In fact, I attended races in sixteen different states plus one Canadian Province and saw racing at sixty eight different tracks during the year. I did also get to five new tracks this year, two in Missouri and one a piece in Iowa, Texas and the Province of Ontario Canada. July was my busiest month with twenty nine races and December was the slowest with only three.
2022 marked the forty second consecutive year that I have attended over one hundred nights of racing and overall, I have been to three hundred and thirty one different tracks in twenty nine states and three Canadian Provinces. I started with great racing at Vado Raceway Park in New Mexico and ended up with the spectacular show at the Dome at America's Center and in between had much fun and enjoyment at a host of different tracks. I saw the last race ever(sadly) at I-80 Speedway and dodged a tornado near Southern Oklahoma Speedway in Ardmore and did so much more during the course of the year.
I've been around the block enough times that no matter where I go, I generally run into someone that I know and can chat with. And there are so many interesting folks out there at the tracks, from the lady at the back gate at East Bay Raceway Park that only sees me once a year but can remember my name like she spoke to me every day of the week to the rabid race fans North of the border in Canada to all the nice promoters, announcers, p.r. people and track workers at all the tracks from West to East and everywhere in between plus all the spectators that remain loyal to the sport. And without all of them, we would have nothing.

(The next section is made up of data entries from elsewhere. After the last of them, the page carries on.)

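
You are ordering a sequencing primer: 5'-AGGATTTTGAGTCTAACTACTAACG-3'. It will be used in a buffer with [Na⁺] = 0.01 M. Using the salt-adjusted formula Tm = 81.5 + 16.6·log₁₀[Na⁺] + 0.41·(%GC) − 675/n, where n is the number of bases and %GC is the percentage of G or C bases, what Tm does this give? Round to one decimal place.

Length n = 25. Scanning the sequence gives A=8, C=4, G=5, T=8.
G+C = 9, so %GC = 9/25 × 100 = 36%
Salt term: 16.6 × (-2) = -33.2
GC term: 0.41 × 36 = 14.76; length term: −675/25 = −27
Tm = 81.5 + (-33.2) + 14.76 − 27 = 36.06 → 36.1°C

36.1°C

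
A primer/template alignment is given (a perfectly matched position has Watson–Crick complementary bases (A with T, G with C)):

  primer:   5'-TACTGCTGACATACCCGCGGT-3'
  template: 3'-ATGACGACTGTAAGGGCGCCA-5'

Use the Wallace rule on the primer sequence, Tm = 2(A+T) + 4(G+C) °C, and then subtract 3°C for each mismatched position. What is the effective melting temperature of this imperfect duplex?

63°C

Primer base counts: A=4, T=5, G=5, C=7 → A+T=9, G+C=12
Perfect-match Tm = 2(9) + 4(12) = 18 + 48 = 66°C
Mismatches (positions where the bases are not complementary): 1 (at position 13)
Effective Tm = 66 − 1×3 = 66 − 3 = 63°C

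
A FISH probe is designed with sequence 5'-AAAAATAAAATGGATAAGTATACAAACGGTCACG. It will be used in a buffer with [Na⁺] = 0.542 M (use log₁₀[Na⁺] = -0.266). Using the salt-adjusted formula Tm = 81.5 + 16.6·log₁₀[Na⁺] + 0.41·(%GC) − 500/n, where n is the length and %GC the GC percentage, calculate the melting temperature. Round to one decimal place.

Length n = 34. G=6, A=18, T=6, C=4
G+C = 10, so %GC = 10/34 × 100 = 29.412%
Salt term: 16.6 × (-0.266) = -4.416
GC term: 0.41 × 29.412 = 12.059; length term: −500/34 = −14.706
Tm = 81.5 + (-4.416) + 12.059 − 14.706 = 74.437 → 74.4°C

74.4°C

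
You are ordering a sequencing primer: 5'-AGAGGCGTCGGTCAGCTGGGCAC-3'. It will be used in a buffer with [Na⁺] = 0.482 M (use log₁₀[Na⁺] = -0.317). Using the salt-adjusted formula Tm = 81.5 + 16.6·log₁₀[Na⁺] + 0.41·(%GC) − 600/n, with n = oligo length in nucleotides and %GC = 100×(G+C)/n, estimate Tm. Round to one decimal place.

78.7°C

Length n = 23. C=6, G=10, A=4, T=3
G+C = 16, so %GC = 16/23 × 100 = 69.565%
Salt term: 16.6 × (-0.317) = -5.262
GC term: 0.41 × 69.565 = 28.522; length term: −600/23 = −26.087
Tm = 81.5 + (-5.262) + 28.522 − 26.087 = 78.673 → 78.7°C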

Turn the page now to 2023. I will be ready to hit the road once again, not tiring of it as of yet. Things will be just a bit different in the coming year as Linda will now be retired too. Perhaps she will hit the road with me, along with every trip. Perhaps she will just pick and choose her visits or perhaps we will both be home knitting socks, who knows?
We will, however, be taking advantage of the fact that we can seek warmer weather instead of riding out this constant pattern of snow and then cold here in the Midwest. We plan to start out at Cocopah Speedway near Yuma AZ, then migrate to New Mexico for the Wild West Shootout before swinging back to central Arizona for Don Shaw's shows and then heading for the sun and surf in Florida. We hope to see a lot of Midwestern drivers racing, perhaps particularly in New Mexico and Arizona and hope to see a lot of Midwestern fans also following the racing action.
Our plan is to cover as much of this racing as possible and report the stories and cover the drivers that make the news early in this new season. Thanks for reading this and best wishes for a prosperous 2023.